There are an estimated 31,000 individuals with amyotrophic lateral sclerosis (ALS), a disease that causes nerve cells to die. An unfortunate side effect is paralysis in the body, ranging from the inability to move limbs to not speaking. However, Tyler Singer-Clark, a Northern California Chapter Scholar at UC Davis, works to give ALS patients their voice back.

At the UC Davis lab, where Singer-Clark is a PhD student, they focus on neural prosthetic devices for speech. Right now, they’re actively working with a clinical trial participant who has ALS and cannot communicate clearly. One of Singer-Clark’s two principal investigators for the lab is a neurosurgeon who placed 64 electrodes into the patient’s speech-motor cortex in the brain.

The electrodes record the neural activity in the participant’s brain when he tries to speak. While his speech may not be intelligible, many of his neurons provide a clearer signal. “The neurons in that part of the brain that we're recording from still spike with neural activity and indicate what word he's trying to say,” Singer-Clark says, “and we can try and figure out what words he's trying to say, using computers and decoding algorithms.”

His field is called brain-computer interfaces (BCI) because the computer reads signals, such as neuron activity, from the brain and then translates them into actions. However, his work, specifically with their ALS clinical trial participant, makes this invention a neuro-prosthetic device as it will hopefully become a medical device to help someone with missing speech.
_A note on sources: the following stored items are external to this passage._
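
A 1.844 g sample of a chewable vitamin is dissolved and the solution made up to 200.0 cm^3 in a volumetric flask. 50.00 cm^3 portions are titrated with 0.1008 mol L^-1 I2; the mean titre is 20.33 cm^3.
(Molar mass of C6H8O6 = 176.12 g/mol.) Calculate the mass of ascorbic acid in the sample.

C6H8O6 + I2 → C6H6O6 + 2 HI
n(I2) per titration = 0.02033 × 0.1008 = 2.049 × 10^-3 mol
n(C6H8O6) in each aliquot = 2.049 × 10^-3 mol (1:1 ratio)
n(C6H8O6) in the whole flask = 2.049 × 10^-3 × 200.0/50.00 = 8.197 × 10^-3 mol
mass of C6H8O6 = 8.197 × 10^-3 × 176.12 = 1.444 g

1.444 g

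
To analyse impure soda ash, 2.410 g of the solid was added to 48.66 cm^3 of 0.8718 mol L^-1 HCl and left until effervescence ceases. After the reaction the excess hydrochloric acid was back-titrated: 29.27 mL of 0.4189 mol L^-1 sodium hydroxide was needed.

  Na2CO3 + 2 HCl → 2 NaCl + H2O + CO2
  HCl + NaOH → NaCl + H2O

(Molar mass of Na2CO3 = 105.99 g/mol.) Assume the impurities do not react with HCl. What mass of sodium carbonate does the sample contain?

n(HCl) added = 0.04866 × 0.8718 = 0.04242 mol
n(NaOH) used in back-titration = 0.02927 × 0.4189 = 0.01226 mol
n(HCl) left over = 0.01226 mol (1:1 ratio)
n(HCl) consumed by analyte = 0.04242 − 0.01226 = 0.03016 mol
From the 1:2 ratio, n(Na2CO3) = 1/2 × 0.03016 = 0.01508 mol
mass of Na2CO3 = 0.01508 × 105.99 = 1.598 g

1.598 g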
Singer-Clark explains that there are about 40 phonemes, a distinct unit of sound, in the English language. To decode what their participant is trying to say, they have him say various words that include those forty sounds to create his own mapping from brain activity to sounds. When those sounds are combined, they can produce 125,000 different words. Singer-Clark shares, “When he wants to say anything new, we can look at which neurons are firing, map the mouth movements, and reconstruct the words in real-time to show them on the screen.”
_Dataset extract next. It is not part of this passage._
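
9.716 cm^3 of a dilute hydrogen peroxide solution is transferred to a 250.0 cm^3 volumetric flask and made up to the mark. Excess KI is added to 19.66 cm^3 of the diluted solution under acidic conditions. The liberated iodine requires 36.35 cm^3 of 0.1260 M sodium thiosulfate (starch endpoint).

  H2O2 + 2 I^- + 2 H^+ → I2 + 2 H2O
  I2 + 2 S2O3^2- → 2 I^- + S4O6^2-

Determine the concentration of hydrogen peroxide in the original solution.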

Singer-Clark knows the damage ALS can inflict. “ALS is completely devastating and impacts every aspect of someone’s life,” he shares somberly. This disease is what motivates him to do this groundbreaking work. “Our work could have a life-changing technology, and it works; it just needs to get to people.”

After graduating in a few years with his Biomedical Engineering PhD, Singer-Clark hopes to join the industry to help create the hardware and software for this device to reach a larger audience. He cites Paradromics and NeuraLink as examples of a companies already working on similar devices. He’s hoping to leave his impact on the world with his work and create something meaningful.

Singer-Clark is grateful to be an ARCS Scholar Award recipient because he’s using his funds this summer to attend a Computational Neuroscience course. “This is a major gap in my current training, and doing this course will completely boost my research by being able to take these computational neuroscience methods and apply them to my research,” he shares excitedly.